Frequently Asked Questions

What is GitLab DAST?

GitLab DAST is a built-in dynamic application security testing tool for GitLab Ultimate. It runs as a CI/CD pipeline job and shows vulnerability findings directly in merge requests, the security dashboard, and vulnerability reports.

Is GitLab DAST free?

No. GitLab DAST requires a GitLab Ultimate subscription. It is not available on Free or Premium tiers. The analyzer itself runs as a Docker container in your pipeline.

What happened to the proxy-based analyzer?

The legacy proxy-based DAST analyzer was deprecated in GitLab 16.9 and removed in GitLab 17.3. DAST version 5 uses a unified browser-based approach. Migration guides are available for teams on older versions.

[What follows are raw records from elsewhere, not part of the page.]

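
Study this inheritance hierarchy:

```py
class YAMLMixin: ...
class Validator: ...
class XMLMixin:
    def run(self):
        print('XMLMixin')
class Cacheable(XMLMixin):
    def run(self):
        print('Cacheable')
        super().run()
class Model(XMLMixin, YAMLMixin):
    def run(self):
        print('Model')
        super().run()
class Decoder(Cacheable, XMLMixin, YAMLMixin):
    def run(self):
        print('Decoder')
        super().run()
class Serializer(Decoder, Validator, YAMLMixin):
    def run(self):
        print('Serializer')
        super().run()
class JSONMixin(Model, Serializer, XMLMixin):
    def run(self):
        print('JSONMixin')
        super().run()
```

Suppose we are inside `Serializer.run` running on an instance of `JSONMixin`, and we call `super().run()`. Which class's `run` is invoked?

L[JSONMixin] = JSONMixin + merge(L[Model], L[Serializer], L[XMLMixin], [Model Serializer XMLMixin])
  take Model:  [Model XMLMixin YAMLMixin object] + [Serializer Decoder Cacheable XMLMixin Validator YAMLMixin object] + [XMLMixin object] + [Model Serializer XMLMixin]
  take Serializer:  [XMLMixin YAMLMixin object] + [Serializer Decoder Cacheable XMLMixin Validator YAMLMixin object] + [XMLMixin object] + [Serializer XMLMixin]
  take Decoder:  [XMLMixin YAMLMixin object] + [Decoder Cacheable XMLMixin Validator YAMLMixin object] + [XMLMixin object] + [XMLMixin]
  take Cacheable:  [XMLMixin YAMLMixin object] + [Cacheable XMLMixin Validator YAMLMixin object] + [XMLMixin object] + [XMLMixin]
  take XMLMixin:  [XMLMixin YAMLMixin object] + [XMLMixin Validator YAMLMixin object] + [XMLMixin object] + [XMLMixin]
  take Validator:  [YAMLMixin object] + [Validator YAMLMixin object] + [object]
  take YAMLMixin:  [YAMLMixin object] + [YAMLMixin object] + [object]
  take object:  [object] + [object] + [object]
MRO: JSONMixin Model Serializer Decoder Cacheable XMLMixin Validator YAMLMixin object
super() in Serializer.run on a JSONMixin instance goes to the class after Serializer in JSONMixin's MRO: Decoder.

Decoder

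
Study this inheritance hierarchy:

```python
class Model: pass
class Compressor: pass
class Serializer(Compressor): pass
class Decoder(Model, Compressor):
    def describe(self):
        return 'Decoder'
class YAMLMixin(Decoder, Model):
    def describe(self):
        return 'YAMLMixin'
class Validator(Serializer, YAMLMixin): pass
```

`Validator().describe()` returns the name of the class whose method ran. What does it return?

YAMLMixin

L[Validator] = Validator + merge(L[Serializer], L[YAMLMixin], [Serializer YAMLMixin])
  take Serializer:  [Serializer Compressor object] + [YAMLMixin Decoder Model Compressor object] + [Serializer YAMLMixin]
  take YAMLMixin:  [Compressor object] + [YAMLMixin Decoder Model Compressor object] + [YAMLMixin]
  take Decoder:  [Compressor object] + [Decoder Model Compressor object]
  take Model:  [Compressor object] + [Model Compressor object]
  take Compressor:  [Compressor object] + [Compressor object]
  take object:  [object] + [object]
MRO: Validator Serializer YAMLMixin Decoder Model Compressor object
describe is defined in: Decoder, YAMLMixin. First along the MRO is YAMLMixin.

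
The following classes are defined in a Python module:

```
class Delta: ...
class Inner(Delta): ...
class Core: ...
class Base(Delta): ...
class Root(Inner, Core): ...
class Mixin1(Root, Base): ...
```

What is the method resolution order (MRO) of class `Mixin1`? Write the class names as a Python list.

[Mixin1, Root, Inner, Base, Delta, Core, object]

L[Mixin1] = Mixin1 + merge(L[Root], L[Base], [Root Base])
  take Root:  [Root Inner Delta Core object] + [Base Delta object] + [Root Base]
  take Inner:  [Inner Delta Core object] + [Base Delta object] + [Base]
  take Base:  [Delta Core object] + [Base Delta object] + [Base]
  take Delta:  [Delta Core object] + [Delta object]
  take Core:  [Core object] + [object]
  take object:  [object] + [object]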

What APIs can GitLab DAST test?

GitLab DAST supports REST APIs via OpenAPI/Swagger specifications, GraphQL APIs, and SOAP APIs. The API security analyzer imports your spec and generates security test cases for each endpoint.

How does GitLab DAST compare to standalone DAST tools?

GitLab DAST’s main advantage is zero integration friction — results appear in merge requests and the security dashboard without configuring external tools. The trade-off is limited customization compared to dedicated DAST platforms like Burp Suite or Invicti.